Using Technomysticism

First and foremost, technomysticism is an ass-covering mechanism for players and gamemasters. Not everyone has the time or inclination to become read-up in space exploration, physics, chemistry, anatomy, biology, electrical and mechanical engineering, business theory, philosophy, computer science, and psychology before a game, nor should they be expected to. Eclipse Phase is set in the far future in a science fiction world of high technology - a rather hard sci fi world as these things go, but still fiction. It's a setting you want to live and play in, but you don't need to build every little thing in your head, even if you could. So when you do run up against the wall, don't be afraid to say something silly or admit the character doesn't know the answer. Chalk it up to legitimate character error and ignorance, even if the PC or NPC should know better based on their skills. Anything to keep the game moving, rather than get bogged down into a technical argument over the details of how some hypothetical technology may or may not work. If it really bugs a player character, ask them to research it on their own and if they come up with a satisfactory answer at the next session, give 'em a bit of rez or a no-prize.

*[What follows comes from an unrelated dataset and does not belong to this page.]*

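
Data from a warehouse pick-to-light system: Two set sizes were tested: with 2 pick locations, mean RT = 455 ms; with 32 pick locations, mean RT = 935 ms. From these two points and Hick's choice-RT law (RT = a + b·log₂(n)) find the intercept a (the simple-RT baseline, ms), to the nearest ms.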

Secondly, technomysticism permits players and characters to conceptualize some technology in terms of magical thinking - "Where do AGIs go when they die?," "Organically Grown Augmentations are better for you," "This plasma rifle has the Green seal of approval, I want my violence to be environment-friendly," and so on. This can be played as anything from a source of cheap laughs to a segue into a "shaman," "technomancer" or other type who assumes the mantle of hidden supernatural and technical knowledge to gain influence and extract gifts and credits from the community. Some of these characters mean well, and as particularly knowledgeable about certain "black magic" exploits and the like, but the worst are little more than swindlers, thieves, and back-alley surgeons offering highly questionable augmentations or other services. Such characters tend to be charismatic (or else very poor), but in the right circumstances be influential through their friends and followers. In rare cases, they may even have some genuine paranormal psi ability, but such individuals are touched by the exsurgent virus and much more dangerous than scam artists selling "blessed" firewall programs.